Develop Cutting Skills
Of course, you won’t be given a pair of scissors and told to start cutting straight away. Instead, you’ll begin by assisting hairdressers, washing and applying treatments to hair, and making colour combinations. Initially, you will watch your coworkers, learn their abilities, and then practice them on mannequins.
As you gain experience and confidence, you will cut clients’ hair using several techniques, including colouring and lightening hair. You’ll also learn about product marketing and perming and relaxing hair with different chemicals. The apprenticeship is an excellent opportunity for you to get associated with a well-established salon, broaden your skillset, and perhaps even design some of the fashionable cuts of the future!
Being a Social Butterfly
Dealing with customers and ensuring that the salon is ready to fulfil their needs will be a large part of this profession. As you go through an apprenticeship, you will progressively develop confidence in dealing with customer needs via day-to-day interactions.
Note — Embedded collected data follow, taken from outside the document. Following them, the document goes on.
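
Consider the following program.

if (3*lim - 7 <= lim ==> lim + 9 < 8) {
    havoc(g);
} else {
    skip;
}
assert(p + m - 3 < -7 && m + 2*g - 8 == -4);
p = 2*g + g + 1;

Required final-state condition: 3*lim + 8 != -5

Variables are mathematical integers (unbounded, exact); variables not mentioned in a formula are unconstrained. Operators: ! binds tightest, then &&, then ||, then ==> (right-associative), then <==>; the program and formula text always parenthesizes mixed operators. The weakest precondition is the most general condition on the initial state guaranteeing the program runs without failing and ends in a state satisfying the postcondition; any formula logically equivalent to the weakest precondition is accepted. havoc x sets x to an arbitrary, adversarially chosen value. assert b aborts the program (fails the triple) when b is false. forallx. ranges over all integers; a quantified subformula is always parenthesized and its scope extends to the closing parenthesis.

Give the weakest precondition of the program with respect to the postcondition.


Working backward. After the program, the postcondition 3*lim + 8 != -5 must hold; in canonical form it is 3*lim != -13.
Before p := 2*g + g + 1: 3*lim != -13
Before assert p + m - 3 < -7 && m + 2*g - 8 == -4: m + p < -4 && 2*g + m == 4 && 3*lim != -13
Then branch requires forall g_1. (m + p < -4 && 2*g_1 + m == 4 && 3*lim != -13); else branch requires m + p < -4 && 2*g + m == 4 && 3*lim != -13.
Before the if: ((2*lim <= 7 ==> lim < -1) ==> (forall g_1. (m + p < -4 && 2*g_1 + m == 4 && 3*lim != -13))) && ((!(2*lim <= 7 ==> lim < -1)) ==> (m + p < -4 && 2*g + m == 4 && 3*lim != -13))
Answer: WP = ((2*lim <= 7 ==> lim < -1) ==> (forall g_1. (m + p < -4 && 2*g_1 + m == 4 && 3*lim != -13))) && ((!(2*lim <= 7 ==> lim < -1)) ==> (m + p < -4 && 2*g + m == 4 && 3*lim != -13))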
With time, you’ll tell the difference between those who like to have their hair cut quietly after a long day at work and those who speak to you the whole time. Your ability to adapt to each person (and conversation) will be beneficial, and your listening skills will ensure that each customer gets the appropriate look.
Maintaining Law and Order
Of course, no job is complete until there is some grafting! One of your many duties as an apprentice will be maintaining the salon, ensuring it’s clean and tidy – nothing is more off-putting to a customer than an unclean, messy salon. It may be challenging to sweep hair, clean mirrors, ensure that salon stock is at the proper level, and manage administrative tasks, but it must be completed.
Having to appear in front of the camera
Most salons will have a dedicated receptionist on staff; however, a small part of your apprenticeship may involve reception duties, such as covering for the full-time receptionist while they are away.
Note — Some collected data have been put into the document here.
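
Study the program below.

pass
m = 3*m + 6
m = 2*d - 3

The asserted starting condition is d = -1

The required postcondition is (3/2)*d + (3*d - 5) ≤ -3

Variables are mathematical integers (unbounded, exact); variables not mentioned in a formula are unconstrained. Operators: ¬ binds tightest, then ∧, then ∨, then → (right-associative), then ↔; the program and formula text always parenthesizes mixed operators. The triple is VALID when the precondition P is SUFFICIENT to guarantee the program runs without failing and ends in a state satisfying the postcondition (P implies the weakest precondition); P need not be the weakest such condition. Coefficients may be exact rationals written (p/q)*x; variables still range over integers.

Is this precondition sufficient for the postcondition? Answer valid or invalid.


Working backward. After the program, the postcondition (3/2)*d + (3*d - 5) ≤ -3 must hold; in canonical form it is (9/2)*d ≤ 2.
Before m := 2*d - 3: (9/2)*d ≤ 2
Before m := 3*m + 6: (9/2)*d ≤ 2
Before skip: (9/2)*d ≤ 2
The weakest precondition is (9/2)*d ≤ 2.
Check whether d = -1 implies it.
Every state satisfying the precondition satisfies the weakest precondition: the implication holds.
Answer: valid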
This will include tasks such as operating the till, greeting customers, and enhancing the customer experience by providing drinks. Accepting new appointments over the phone and in-person will also put your organisational skills to the test.
In addition to your work experience, you will get practical knowledge via your apprenticeship classes that will allow you to achieve a range of styles. Balancing your studies with your full-time apprenticeship may be challenging, but you will be assigned an experienced tutor to help you and ensure you progress at your own pace.